Mr Blair says no government ever fails to make mistakes
The prime minister has urged supporters in the north-west of England to think about the government's achievements - and not the last few days' headlines.
Charles Clarke is due to update him on efforts to track down foreign prisoners who were released without deportation.
David Cameron has demanded the home secretary make a statement to MPs.
Both the home secretary and Deputy Prime Minister John Prescott, who has admitted having an affair with his diary secretary, are resisting pressure to resign.
Mr Prescott is meeting the prime minister on Tuesday afternoon but Downing Street says the talks are only "routine".
With the two ministers' actions crowding out any positive message Labour had hoped to get across before Thursday's local elections in England, Mr Blair is trying to steer the campaign back on course.

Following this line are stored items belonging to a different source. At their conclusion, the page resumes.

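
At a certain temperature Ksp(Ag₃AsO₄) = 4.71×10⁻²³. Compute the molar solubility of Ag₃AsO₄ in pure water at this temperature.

1.15×10⁻⁶ M

Ag₃AsO₄(s) ⇌ 3 Ag⁺(aq) + AsO₄³⁻(aq)
With molar solubility s: [Ag⁺] = 3s, [AsO₄³⁻] = s.
Ksp = [Ag⁺]^3[AsO₄³⁻] = (3s)^3 · s = 27s^4
27s^4 = 4.71×10⁻²³  ⇒  s^4 = 1.74×10⁻²⁴
Taking the 4th root, s = 1.15×10⁻⁶ M.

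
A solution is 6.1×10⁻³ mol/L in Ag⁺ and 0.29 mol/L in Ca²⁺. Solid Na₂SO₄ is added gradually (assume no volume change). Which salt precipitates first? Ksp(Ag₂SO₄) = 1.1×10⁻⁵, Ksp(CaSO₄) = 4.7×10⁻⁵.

CaSO₄

Each salt precipitates once Q = Ksp for that salt.
For Ag₂SO₄: [SO₄²⁻] = (Ksp/[Ag⁺]^2) = 0.30 mol/L
For CaSO₄: [SO₄²⁻] = (Ksp/[Ca²⁺]) = 1.6×10⁻⁴ mol/L
The smaller threshold [SO₄²⁻] is reached first, so CaSO₄ precipitates first.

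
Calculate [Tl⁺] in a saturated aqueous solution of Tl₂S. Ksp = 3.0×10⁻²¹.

Tl₂S(s) ⇌ 2 Tl⁺(aq) + S²⁻(aq)
If s mol/L of Tl₂S dissolves, [Tl⁺] = 2s and [S²⁻] = s.
Ksp = [Tl⁺]^2[S²⁻] = (2s)^2 · s = 4s^3 = 3.0×10⁻²¹
s = 9.1×10⁻⁸ M
[Tl⁺] = 2s = 1.8×10⁻⁷ M

1.8×10⁻⁷ M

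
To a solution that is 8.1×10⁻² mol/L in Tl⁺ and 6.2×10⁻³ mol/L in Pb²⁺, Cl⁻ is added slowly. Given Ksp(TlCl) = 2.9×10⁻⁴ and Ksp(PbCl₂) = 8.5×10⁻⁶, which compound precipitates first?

TlCl

Precipitation begins when Q = Ksp.
For TlCl: [Cl⁻] = (Ksp/[Tl⁺]) = 3.6×10⁻³ mol/L
For PbCl₂: [Cl⁻] = (Ksp/[Pb²⁺])^(1/2) = 3.7×10⁻² mol/L
The smaller threshold [Cl⁻] is reached first, so TlCl precipitates first.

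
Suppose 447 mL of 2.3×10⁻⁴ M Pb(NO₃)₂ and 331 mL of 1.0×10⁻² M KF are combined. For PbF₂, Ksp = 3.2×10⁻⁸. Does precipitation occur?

No

Total volume after mixing = 447 + 331 = 778 mL.
[Pb²⁺] = (2.3×10⁻⁴)(447)/778 = 1.3×10⁻⁴ M
[F⁻] = (1.0×10⁻²)(331)/778 = 4.3×10⁻³ M
Q = [Pb²⁺][F⁻]^2 = 2.4×10⁻⁹
Since Q (2.4×10⁻⁹) is less than Ksp (3.2×10⁻⁸), no PbF₂ precipitates.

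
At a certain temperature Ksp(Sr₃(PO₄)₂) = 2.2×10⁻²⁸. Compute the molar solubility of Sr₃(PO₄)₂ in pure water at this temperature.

1.2×10⁻⁶ M

Sr₃(PO₄)₂(s) ⇌ 3 Sr²⁺(aq) + 2 PO₄³⁻(aq)
With molar solubility s: [Sr²⁺] = 3s, [PO₄³⁻] = 2s.
Ksp = [Sr²⁺]^3[PO₄³⁻]^2 = (3s)^3 · (2s)^2 = 108s^5
108s^5 = 2.2×10⁻²⁸  ⇒  s^5 = 2.0×10⁻³⁰
s = (2.0×10⁻³⁰)^(1/5) = 1.2×10⁻⁶ mol L⁻¹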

On the ninth anniversary of becoming prime minister, he acknowledged that the government had been going through a difficult period but urged people to look at the "bigger picture" before they voted on Thursday.
Speaking to the retail workers' union Usdaw in Blackpool, Mr Blair said people should remember the party's achievements on the economy, schools, hospitals, for pensioners and children and in anti-social laws.
"It has been difficult, but nine days' headlines should not obscure nine years of achievements," he said.
He also thanked supporters for sticking with Labour when times had been tough, saying it was something the government should never forget "because it is the right way for colleagues and partners to behave".
Mr Clarke is facing demands from the Conservatives to make an urgent statement to the Commons about progress in tracing those 1,023 foreign prisoners who were released without being considered for deportation.
Mr Cameron urged Mr Blair to carry out a Cabinet reshuffle and "say goodbye" to Mr Clarke.
"We need the home secretary to provide reassurance and he can't do that unless he provides a full Commons statement," the Conservative leader told BBC Radio 4's Today programme.
He said that while it was obvious Mr Clarke "has to go", the Tories were calling for the creation of a minister for security and terrorism, which would leave the Home Office to "get to grips with" immigration.
The Home Office has resisted making a statement on progress at the moment, arguing that Mr Clarke would come back to Parliament with a progress report by the end of the week.
It has emerged that Mr Clarke took three weeks to tell the prime minister the criminals, including murderers, had been freed.
The Home Office said Mr Blair was briefed when officials were in a position to give him full details.
The mistakes occurred over the past seven years, but 288 immigrants were released after Mr Clarke knew of the problem.
Labour MP Lindsay Hoyle said it was clear Mr Clarke should resign.
"I would say now I think he ought to reconsider his position - I think politicians ought to be responsible for their actions," he told BBC Five Live.
Following a weekend of further revelations about Mr Prescott's affair with his secretary, Mr Cameron commented that while it was "a private matter, clearly he looks a fool".
"I think if he has broken the ministerial code and if he has abused his office in that way it should be looked at," he told Today.
Mr Cameron said Mr Prescott had tried to force regionalisation on communities who did not want it and had bulldozed homes in the north of England, while concreting over the south.
"He has a pretty woeful record," he added.
Liberal Democrat leader Sir Menzies Campbell said Labour was clearly "on the ropes" and was "failing nationally and locally".
"It is now inevitable than many voters will use Thursday's poll as a referendum on the prime minister," he said.